While that loaf is cooking away, start on the caramelized onions. It seems crazy, but these will take an hour or more. By cooking at a very low temperature, you draw out all of the natural sugar in the onions. They'll reduce like crazy too.
There she is! See how much liquid drained away? That would be a soggy mess if you did this in a loaf pan.
I love the little specks of basil and carrot. If only I were as eloquent as Don Draper, I'd say something about this meatloaf transporting you to a new state of mind. What I lack in words, I make up for in good behavior. I'm sure my husband is pleased with that arrangement :)
Turkey Meatloaf with Caramelized Onions
1 1/2lbs ground turkey
1/2 lb flavorful chicken sausage
1 onion, minced
3 garlic cloves, minced
2 carrots, minced
2 tablespoons olive oil
1 egg, beaten
1/2 cup milk
1/2 cup breadcrumbs
1/4 cup parmesan cheese
2 tablespoons basil, chopped
1 teaspoon salt
1/2 teaspoon pepper
1/4 cup Worcestershire sauce
1/2 cup ketchup
3 onions, sliced
Preheat oven to 350 degrees. In a medium sized pan, heat 1 tablespoon of olive oil over medium-high heat. Add onions and carrots and saute until softened; about 5-6 minutes. When onions turn translucent add garlic and cook for another minute. Remove from heat and allow to cool completely.
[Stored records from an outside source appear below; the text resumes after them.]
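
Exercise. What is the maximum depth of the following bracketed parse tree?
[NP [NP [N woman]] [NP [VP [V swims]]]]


Count bracket nesting levels:
'[' at pos 0: depth = 1
'[' at pos 4: depth = 2
'[' at pos 8: depth = 3
'[' at pos 19: depth = 2
'[' at pos 23: depth = 3
'[' at pos 27: depth = 4
Maximum depth reached: 4

4


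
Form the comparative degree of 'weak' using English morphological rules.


Apply comparative formation (add -er): 'weak' -> 'weaker'.

weaker


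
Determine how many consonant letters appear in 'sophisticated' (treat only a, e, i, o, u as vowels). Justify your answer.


Consonants in 'sophisticated': s, p, h, s, t, c, t, d = 8 consonants.

8


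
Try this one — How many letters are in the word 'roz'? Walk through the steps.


Spell out 'roz' and number each letter: r(1), o(2), z(3). Total: 3 letters.

3


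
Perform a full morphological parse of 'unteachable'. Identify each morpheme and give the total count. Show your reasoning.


Step 1: Identify prefix: 'un' (meaning: not/reverse)
Step 2: Identify root: 'teach'
Step 3: Identify suffix(es): 'able'
Decomposition: un- (prefix: not/reverse) + teach (root) + -able (suffix: capable of)
Total morphemes: 3

3 morphemes (un- (prefix: not/reverse) + teach (root) + -able (suffix: capable of))


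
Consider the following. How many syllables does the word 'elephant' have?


Break 'elephant' into syllables: el-e-phant -> el | e | phant = 3 syllables

3 syllables


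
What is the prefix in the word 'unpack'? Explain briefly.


The word 'unpack' = 'un' (prefix) + 'pack' (root). The prefix is 'un'.

un


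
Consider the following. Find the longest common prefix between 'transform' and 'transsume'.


Compare from the start: 5 characters match: 'trans'. Mismatch at position 6: 'f' vs 's'.

trans


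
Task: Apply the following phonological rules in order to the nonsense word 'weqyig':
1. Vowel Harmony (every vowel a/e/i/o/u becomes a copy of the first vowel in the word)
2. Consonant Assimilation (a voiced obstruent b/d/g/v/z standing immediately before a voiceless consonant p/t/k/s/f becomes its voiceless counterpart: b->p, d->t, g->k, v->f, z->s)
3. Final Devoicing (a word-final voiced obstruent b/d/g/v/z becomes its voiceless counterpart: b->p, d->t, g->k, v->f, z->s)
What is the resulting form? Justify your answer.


Starting form: 'weqyig'
Rule 1: Vowel Harmony: all vowels become 'e' (matching first vowel). 'weqyig' -> 'weqyeg'
Rule 2: Consonant Assimilation: no voiced obstruent (b/d/g/v/z) stands immediately before a voiceless consonant (p/t/k/s/f). No change.
Rule 3: Final Devoicing: word-final voiced obstruent 'g' becomes voiceless 'k'. 'weqyeg' -> 'weqyek'
Final form: 'weqyek'

weqyek


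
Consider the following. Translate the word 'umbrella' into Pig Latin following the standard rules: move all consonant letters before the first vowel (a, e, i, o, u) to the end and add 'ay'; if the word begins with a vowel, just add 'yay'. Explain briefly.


'umbrella' starts with a vowel, so add 'yay': 'umbrellayay'.

umbrellayay


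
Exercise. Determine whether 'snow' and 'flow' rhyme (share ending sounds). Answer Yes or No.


Rime (stressed vowel + following sounds) of 'snow': -ow = /oʊ/
Rime of 'flow': -ow = /oʊ/
/oʊ/ and /oʊ/ are the same ending sound, so the words rhyme.

Yes


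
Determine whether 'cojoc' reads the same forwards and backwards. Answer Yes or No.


Forward: 'cojoc'
Reversed: 'cojoc'
They are identical.

Yes


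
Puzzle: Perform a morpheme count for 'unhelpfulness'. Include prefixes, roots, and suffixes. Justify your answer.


Decomposition: un- (prefix) + help (root) + -ful (suffix) + -ness (suffix) = 4 morpheme(s)

4 morphemes


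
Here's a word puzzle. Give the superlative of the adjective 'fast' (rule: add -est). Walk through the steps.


Apply superlative formation (add -est): 'fast' -> 'fastest'.

fastest


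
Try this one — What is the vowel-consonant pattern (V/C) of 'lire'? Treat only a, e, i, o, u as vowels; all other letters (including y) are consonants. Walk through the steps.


Letter mapping: l = C, i = V, r = C, e = V.

CVCV


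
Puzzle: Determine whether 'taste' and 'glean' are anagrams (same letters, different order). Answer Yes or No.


Sorted letters of 'taste': 'aestt'
Sorted letters of 'glean': 'aegln'
They do not match.

No


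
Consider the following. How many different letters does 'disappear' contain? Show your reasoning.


Unique letters in 'disappear': {a, d, e, i, p, r, s} = 7 distinct letters.

7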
Remove casings from chicken sausages and crumble into a large bowl. Combine with turkey, onion mixture, egg, milk, bread crumbs, parmesan, basil, salt, pepper and Worcestershire. Combine ingredients gently using your hands, just until mixed. Do not overmix the meat.
In your largest pan, heat remaining olive oil over low heat. Add sliced onions, tossing in oil. Reduce heat to lowest setting and cook onions for at least one hour; stirring frequently until they develop a caramel color.
On a foil or Silpat lined cookie sheet, form meat mixture into a rectangular loaf. Brush 1/4 cup of the ketchup over the top and sides of the meatloaf. Cook for 1 1/2 hours, brushing with remaining ketchup halfway through. Cook until the inside reaches 160 degrees. Allow to cool for at least 15 minutes before slicing and serving.